The company sat motionless, their gaze fastened on the Lad. Not an eye was without its tear. The cheeks of the old Trapper were wet; and Herbert, touched by some memory or overcome by the pathos of the music, was actually sobbing. The old man, with a tread as light as a moccasined foot could make, stepped softly to the side of the Lad and taking him by the arm—while the company rose as one man—motioned to Henry with his hand, and then, without a word, the Trapper and Herbert and “The Man Who Didn’t Know Much” passed out of the room, and taking boat, shoved off and glided from sight in the blue darkness of the overhanging night, amid whose eastern gloom the great, luminous, mellow-hearted stars of the morning were already aflame.

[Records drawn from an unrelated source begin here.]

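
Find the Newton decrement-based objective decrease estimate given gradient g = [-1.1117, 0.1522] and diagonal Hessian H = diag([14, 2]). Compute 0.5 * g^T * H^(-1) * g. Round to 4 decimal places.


Step 1: H is diagonal, so H^(-1) * g = [-0.0794, 0.0761].
Step 2: g^T H^(-1) g = sum_i g_i^2 / H_ii
  = (-1.1117)^2/14 + (0.1522)^2/2
  = 0.0883 + 0.0116 = 0.0999
Step 3: Objective decrease = 0.5 * g^T H^(-1) g = 0.0499


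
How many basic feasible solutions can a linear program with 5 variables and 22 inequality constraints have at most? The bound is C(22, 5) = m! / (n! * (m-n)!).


Each vertex corresponds to some choice of n active constraints out of m, so the number of vertices is at most C(m, n) = m! / (n!(m-n)!).
m = 22, n = 5
Numerator: 22 * 21 * 20 * 19 * 18
Denominator: 5! = 120
C(22, 5) = 26334


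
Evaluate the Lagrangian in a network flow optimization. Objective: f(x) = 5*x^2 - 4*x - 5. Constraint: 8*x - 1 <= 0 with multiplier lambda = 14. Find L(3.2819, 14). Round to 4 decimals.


Step 1: Evaluate f(x).
f(3.2819) = 5*3.2819^2 - 4*3.2819 - 5 = 35.7267
Step 2: Evaluate g(x).
g(3.2819) = 8*3.2819 - 1 = 25.2552
Step 3: Compute Lagrangian.
L = 35.7267 + 14*25.2552 = 389.2995


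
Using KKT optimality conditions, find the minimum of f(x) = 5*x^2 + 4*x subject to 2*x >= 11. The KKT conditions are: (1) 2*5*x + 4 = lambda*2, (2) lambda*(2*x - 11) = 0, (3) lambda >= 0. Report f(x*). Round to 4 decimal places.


Step 1: Try lambda = 0 (constraint inactive).
x_unc = -4/(2*5) = -0.4
Check: 2*-0.4 = -0.8 < 11 -- violated!
Step 2: Constraint must be active: 2*x = 11
x* = 11/2 = 5.5
lambda = (2*5*5.5 + 4)/2 = 29.5
Step 3: Compute optimal value.
f(x*) = 5*5.5^2 + 4*5.5 = 173.25


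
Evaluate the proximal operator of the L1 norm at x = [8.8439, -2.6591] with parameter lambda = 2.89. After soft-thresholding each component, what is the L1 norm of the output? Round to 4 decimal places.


Soft-thresholding with lambda = 2.89:
prox(8.8439) = sign(8.8439)*max(|8.8439| - 2.89, 0) = 5.9539
prox(-2.6591) = sign(-2.6591)*max(|-2.6591| - 2.89, 0) = 0.0
prox(x) = [5.9539, 0.0]
||prox(x)||_1 = 5.9539 + 0.0 = 5.9539


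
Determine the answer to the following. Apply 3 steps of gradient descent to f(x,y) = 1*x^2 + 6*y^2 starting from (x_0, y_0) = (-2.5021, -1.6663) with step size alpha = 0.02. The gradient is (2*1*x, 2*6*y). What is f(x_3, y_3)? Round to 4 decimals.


Gradient descent on f(x,y) = 1*x^2 + 6*y^2.
Starting point: (-2.5021, -1.6663), alpha = 0.02
Step 1: grad_x = 2*1*-2.5021 = -5.0042, grad_y = 2*6*-1.6663 = -19.9956
  x_1 = -2.5021 - 0.02*-5.0042 = -2.402
  y_1 = -1.6663 - 0.02*-19.9956 = -1.2664
Step 2: grad_x = 2*1*-2.402 = -4.804, grad_y = 2*6*-1.2664 = -15.1967
  x_2 = -2.402 - 0.02*-4.804 = -2.3059
  y_2 = -1.2664 - 0.02*-15.1967 = -0.9625
Step 3: grad_x = 2*1*-2.3059 = -4.6119, grad_y = 2*6*-0.9625 = -11.5495
  x_3 = -2.3059 - 0.02*-4.6119 = -2.2137
  y_3 = -0.9625 - 0.02*-11.5495 = -0.7315
f(-2.2137, -0.7315) = 1*(-2.2137)^2 + 6*(-0.7315)^2 = 8.1107


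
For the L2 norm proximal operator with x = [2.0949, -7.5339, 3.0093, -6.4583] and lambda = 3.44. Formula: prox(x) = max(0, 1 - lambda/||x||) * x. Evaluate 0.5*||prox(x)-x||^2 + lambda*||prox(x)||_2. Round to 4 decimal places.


Step 1: Compute ||x||.
||x|| = 10.5789
Step 2: Compute scaling factor.
scale = max(0, 1 - 3.44/10.5789) = 0.6748
Step 3: prox(x) = [1.4137, -5.0841, 2.0308, -4.3582]
||prox(x)|| = 7.1389
Step 4: Proximal objective.
0.5*||prox-x||^2 = 5.9168
lambda*||prox|| = 24.5578
Total = 30.4747


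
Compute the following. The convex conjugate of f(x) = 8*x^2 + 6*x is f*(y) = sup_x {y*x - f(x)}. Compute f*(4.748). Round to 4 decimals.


f*(y) = sup_x {y*x - a*x^2 - b*x} = sup_x {(y-b)*x - a*x^2}
FOC: (y - b) - 2a*x = 0 => x* = (y - b)/(2a)
x* = (4.748 - 6)/(2*8) = -0.0783
f*(4.748) = (y-b)^2/(4a) = (4.748 - 6)^2/(4*8)
= 1.5675/32 = 0.049


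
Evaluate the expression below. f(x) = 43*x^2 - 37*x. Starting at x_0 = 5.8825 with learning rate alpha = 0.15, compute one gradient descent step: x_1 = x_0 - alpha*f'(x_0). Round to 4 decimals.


We compute the gradient at x_0 and apply the update.
f'(x) = 86*x - 37
f'(5.8825) = 86*5.8825 - 37 = 468.895
x_1 = 5.8825 - 0.15*468.895 = -64.4518


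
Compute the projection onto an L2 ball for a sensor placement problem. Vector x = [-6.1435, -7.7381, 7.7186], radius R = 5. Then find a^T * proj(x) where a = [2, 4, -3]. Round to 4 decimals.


Step 1: Compute ||x|| (intermediates to 6 decimals).
||x|| = sqrt((-6.1435)^2 + (-7.7381)^2 + 7.7186^2) = 12.537846
Step 2: Project.
Since ||x|| > R, scale = R/||x|| = 5/12.537846 = 0.398793, proj(x) = scale * x
proj(x) = [-2.449985, -3.0859, 3.078124]
Step 3: Dot product.
a^T * proj(x) = 2*(-2.449985) + 4*(-3.0859) - 3*3.078124 = -26.4779


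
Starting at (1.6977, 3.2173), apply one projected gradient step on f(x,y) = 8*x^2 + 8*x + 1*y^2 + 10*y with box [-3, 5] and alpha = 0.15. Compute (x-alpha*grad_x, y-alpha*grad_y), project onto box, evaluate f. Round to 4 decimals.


Step 1: Compute gradient at (1.6977, 3.2173).
grad_x = 2*8*1.6977 + 8 = 35.1632
grad_y = 2*1*3.2173 + 10 = 16.4346
Step 2: Gradient step.
x_raw = 1.6977 - 0.15*35.1632 = -3.5768
y_raw = 3.2173 - 0.15*16.4346 = 0.7521
Step 3: Project onto [-3, 5].
x_proj = clip(-3.5768) = -3.0
y_proj = clip(0.7521) = 0.7521
Step 4: Evaluate f.
f(-3.0, 0.7521) = 56.0868


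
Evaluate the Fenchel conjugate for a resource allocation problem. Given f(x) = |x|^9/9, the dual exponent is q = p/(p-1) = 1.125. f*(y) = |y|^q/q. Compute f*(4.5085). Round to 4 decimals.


The conjugate exponent q satisfies 1/p + 1/q = 1.
p = 9, so q = 9/(9 - 1) = 1.125
|y|^q = 4.5085^1.125 = 5.4423
f*(4.5085) = 5.4423 / 1.125 = 4.8376


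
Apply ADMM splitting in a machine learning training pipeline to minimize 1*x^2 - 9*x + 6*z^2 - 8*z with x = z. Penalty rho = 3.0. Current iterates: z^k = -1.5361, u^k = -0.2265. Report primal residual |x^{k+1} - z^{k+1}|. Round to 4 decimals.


ADMM iteration with rho = 3.0, z^k = -1.5361, u^k = -0.2265
Step 1: x-update.
Minimize 1*x^2 - 9*x + (3.0/2)*(x + 1.5361 - 0.2265)^2
FOC: (2*1 + 3.0)*x = 9 + 3.0*(-1.5361 + 0.2265)
x^{k+1} = 1.0142
Step 2: z-update.
Minimize 6*z^2 - 8*z + (3.0/2)*(1.0142 - z - 0.2265)^2
FOC: (2*6 + 3.0)*z = 8 + 3.0*(1.0142 - 0.2265)
z^{k+1} = 0.6909
Step 3: u-update.
u^{k+1} = -0.2265 + 1.0142 - 0.6909 = 0.0969
Step 4: Primal residual = |1.0142 - 0.6909| = 0.3234


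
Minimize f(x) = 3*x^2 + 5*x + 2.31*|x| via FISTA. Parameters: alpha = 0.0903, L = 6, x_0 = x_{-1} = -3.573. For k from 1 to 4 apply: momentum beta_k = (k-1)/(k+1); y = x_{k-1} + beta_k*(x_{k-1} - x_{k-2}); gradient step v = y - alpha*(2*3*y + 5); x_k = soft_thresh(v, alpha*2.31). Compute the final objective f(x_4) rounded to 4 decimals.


FISTA on f(x) = 3*x^2 + 5*x + 2.31*|x|
L = 6, alpha = 0.0903
Iteration 1: beta = 0.0, y = -3.573 + 0.0*(-3.573 + 3.573) = -3.573
  grad(y) = -16.438, v = y - alpha*grad = -2.0886
  prox(v) = soft_thresh(-2.0886, 0.2086) = -1.8801
Iteration 2: beta = 0.3333, y = -1.8801 + 0.3333*(-1.8801 + 3.573) = -1.3157
  grad(y) = -2.8944, v = y - alpha*grad = -1.0544
  prox(v) = soft_thresh(-1.0544, 0.2086) = -0.8458
Iteration 3: beta = 0.5, y = -0.8458 + 0.5*(-0.8458 + 1.8801) = -0.3286
  grad(y) = 3.0282, v = y - alpha*grad = -0.6021
  prox(v) = soft_thresh(-0.6021, 0.2086) = -0.3935
Iteration 4: beta = 0.6, y = -0.3935 + 0.6*(-0.3935 + 0.8458) = -0.1221
  grad(y) = 4.2673, v = y - alpha*grad = -0.5075
  prox(v) = soft_thresh(-0.5075, 0.2086) = -0.2989
f(x_4) = 3*(-0.2989)^2 + 5*(-0.2989) + 2.31*|-0.2989| = -0.536


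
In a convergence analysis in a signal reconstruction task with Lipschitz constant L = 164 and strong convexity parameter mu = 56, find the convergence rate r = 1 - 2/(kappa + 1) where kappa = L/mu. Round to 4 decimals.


Step 1: Compute the condition number.
kappa = L/mu = 164/56 = 2.9286
Step 2: Compute the convergence rate.
r = 1 - 2/(kappa + 1) = 1 - 2*mu/(L + mu) = (L - mu)/(L + mu) = 108/220 = 0.4909


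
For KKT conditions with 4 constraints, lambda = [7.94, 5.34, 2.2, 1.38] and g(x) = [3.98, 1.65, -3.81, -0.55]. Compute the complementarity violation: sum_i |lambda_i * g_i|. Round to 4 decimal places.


KKT complementary slackness check:
lambda_1 * g_1 = 7.94 * 3.98 = 31.6012
lambda_2 * g_2 = 5.34 * 1.65 = 8.811
lambda_3 * g_3 = 2.2 * -3.81 = -8.382
lambda_4 * g_4 = 1.38 * -0.55 = -0.759
Total violation = 31.6012 + 8.811 + 8.382 + 0.759 = 49.5532


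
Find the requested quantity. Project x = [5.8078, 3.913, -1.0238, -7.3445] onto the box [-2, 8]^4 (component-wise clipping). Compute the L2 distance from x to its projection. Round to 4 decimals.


Project each component onto [-2, 8].
clip(5.8078) = 5.8078, clip(3.913) = 3.913, clip(-1.0238) = -1.0238, clip(-7.3445) = -2.0
Projection = [5.8078, 3.913, -1.0238, -2.0]
Squared diffs: [0.0, 0.0, 0.0, 28.5637]
Distance = sqrt(28.5637) = 5.3445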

[Illustration: Tail piece]
Who Was He?
I
[Illustration: Vignette Initial AT]
At the head of a stretch of swiftly running water the river widened into a broad and deep pool. From the western bank a huge ledge of rock sloped downward and outward into the water. On it stood the trapper, John Norton, with a look of both expectation and anxiety on his face. For a moment he lifted his troubled eyes and gazed steadily through the tree-tops; and as his eyes fell to the level of the river, while the look of anxiety deepened on his countenance, he said:
“Yis, the wind has changed and the fire be comin’ this way; and ef it gits into the balsam thickets this side of the mountain and the wind holds where it is, a buck in full jump could hardly outrun it. Yis, the smoke thickens; ef I didn’t know that the boy would act with jedgment, and that he’s onusually sarcumspect, I would sartinly feel worried about him. I hope he won’t do anything resky for the sake of the pups. Ef he can’t git ’em, he can’t; and I trust he won’t resk the life of a man for a couple of dogs.”
With these words the trapper relapsed into silence. But every minute added to his anxiety, for the smoke thickened in the air and even a few cinders began to pass him as they were blown onward with the smoke by the wind.
“The fire is comin’ down the river,” he said, “and the boy has it behind him. Lord-a-massy! hear it roar! I know the boy is comin’, for I never knowed him to do a foolish thing in the woods; and it would be downright madness for him to stay in the shanty, or even go to the shanty, ef the fire had struck the balsam thicket afore he made the landin’. Lord, ef an oar-blade should break,—but it won’t break. The Lord of marcy won’t let an oar that the boy is handlin’ break, when the fire is racin’ behind him, and he’s comin’ back from an arrand of marcy. I never seed a man desarted in a time like”—
A report of a rifle rang out quick and sharp through the smoke.
“God be praised!” said the trapper, “it’s the boy’s own piece, and he let it off as he shot the rift the fourth bend above. Yis, the boy knows his danger and he took the vantage of the rift to signal me with his piece, for oars couldn’t help him in the rift and the missin’ of a single stroke wouldn’t count. I trust the boy got the pups, arter all,” added the old trapper, his mind instantly reverting to his loved companions the moment it was relieved from anxiety touching his comrade.